The first use of the term seems to be that recorded in the House of Commons Debates in 1869. Here it meant a new economic policy for Canada necessitated by the American failure to renew the Reciprocity Treaty. During the next decade of debate and use by politicians, the term achieved a generally recognized meaning in capitalized form as a policy of protective tariffs.
The earliest historians tended to define "National Policy" much as did the politicians. A significant exception, however, was J. C. Hopkins who, in defending the "National Policy" from its critics near the end of the century, argued that it should be judged as including not only the tariff but other policies such as the building of railways and the encouragement of settlement in the Northwest. Hopkins' broader definition of the term did not become popular until the 1930's when the scholars writing for the Rowell-Sirois Commission outlined a tripartite "national policy" as a central theme in Canadian economic development. Donald Creighton employed the capitalized term in describing these policies and associating their origin with his hero, Sir John A . Macdonald.
In examining the advantages and defects of the "National Policy" for Canada, historians have tended toward an ever broadening usage of the term. Economic historians, such as V. C. Fowke, have tended to see an economically determined "national policy" evolving well before Confederation and providing the most important factor in Canadian economic development. Even the severest critics of "National Policy" such as J. H. Dales, who questioned its ultimate benefit for Canadian development, accepted the existence and importance of a tripartite "National Policy".
Some historians have been inclined to identify "National Policy" with nationalism. Soon after World War I, 0. D. Skelton associated the "National Policy" of protection with the attainment of unity and autonomy.

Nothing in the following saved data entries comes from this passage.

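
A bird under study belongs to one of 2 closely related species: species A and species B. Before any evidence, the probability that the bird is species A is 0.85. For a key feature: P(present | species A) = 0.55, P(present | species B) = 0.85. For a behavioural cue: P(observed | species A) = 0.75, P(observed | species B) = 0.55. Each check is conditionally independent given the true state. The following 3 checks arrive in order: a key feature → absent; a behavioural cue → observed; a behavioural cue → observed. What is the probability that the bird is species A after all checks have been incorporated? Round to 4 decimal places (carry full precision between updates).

0.9693

After a key feature='absent': P(species A) = 0.45·0.8500 / (0.45·0.8500 + 0.15·0.1500) ≈ 0.9444
After a behavioural cue='observed': P(species A) = 0.75·0.9444 / (0.75·0.9444 + 0.55·0.0556) ≈ 0.9586
After a behavioural cue='observed': P(species A) = 0.75·0.9586 / (0.75·0.9586 + 0.55·0.0414) ≈ 0.9693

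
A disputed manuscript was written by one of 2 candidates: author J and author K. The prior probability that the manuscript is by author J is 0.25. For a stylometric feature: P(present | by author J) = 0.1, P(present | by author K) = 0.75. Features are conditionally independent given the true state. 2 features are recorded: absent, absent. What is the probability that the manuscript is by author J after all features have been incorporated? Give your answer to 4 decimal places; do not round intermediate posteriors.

After 'absent': P(author J) = 0.9·0.2500 / (0.9·0.2500 + 0.25·0.7500) ≈ 0.5455
After 'absent': P(author J) = 0.9·0.5455 / (0.9·0.5455 + 0.25·0.4545) ≈ 0.8120

0.8120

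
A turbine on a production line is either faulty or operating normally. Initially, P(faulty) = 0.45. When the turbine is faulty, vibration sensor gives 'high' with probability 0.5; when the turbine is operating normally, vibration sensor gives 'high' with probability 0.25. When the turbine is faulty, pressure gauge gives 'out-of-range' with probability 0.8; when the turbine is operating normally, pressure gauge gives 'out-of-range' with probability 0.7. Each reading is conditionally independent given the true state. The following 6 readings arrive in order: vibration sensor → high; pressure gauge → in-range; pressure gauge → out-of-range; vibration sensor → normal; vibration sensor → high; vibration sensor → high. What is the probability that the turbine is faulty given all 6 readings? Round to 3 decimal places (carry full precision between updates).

0.769

Apply Bayes' rule sequentially, carrying P(faulty) forward.
After vibration sensor='high': P(faulty) = 0.5·0.4500 / (0.5·0.4500 + 0.25·0.5500) ≈ 0.6207
After pressure gauge='in-range': P(faulty) = 0.2·0.6207 / (0.2·0.6207 + 0.3·0.3793) ≈ 0.5217
After pressure gauge='out-of-range': P(faulty) = 0.8·0.5217 / (0.8·0.5217 + 0.7·0.4783) ≈ 0.5549
After vibration sensor='normal': P(faulty) = 0.5·0.5549 / (0.5·0.5549 + 0.75·0.4451) ≈ 0.4539
After vibration sensor='high': P(faulty) = 0.5·0.4539 / (0.5·0.4539 + 0.25·0.5461) ≈ 0.6244
After vibration sensor='high': P(faulty) = 0.5·0.6244 / (0.5·0.6244 + 0.25·0.3756) ≈ 0.7688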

Nationalistic historians such as D. G. Creighton and J. M. S. Careless revised and enlarged Skelton's version by adopting the concept of a tripartite "National Policy" and commended it for promoting the political development of Canada. R. C. Brown presented perhaps the broadest use of the term in associating the 'spirit' of the "National Policy" with Canadian nationalism. Indeed, it is exceptional to find a historian such as Peter Waite treating the concept only in the sense used by the contemporaries of the period.
In determining the meaning of "National Policy", historians' points of view seem to have been more influential than historical facts. Canadian historians enlarged the meaning of the term, for instance, in defending political parties or in urging the need for positive governmental policies in a period of depression. But the main theme which they seem to have pursued in common was a belief in the necessity of nation-building; implying the validity of a nationalism which they sought to express through the question-begging term of "National Policy"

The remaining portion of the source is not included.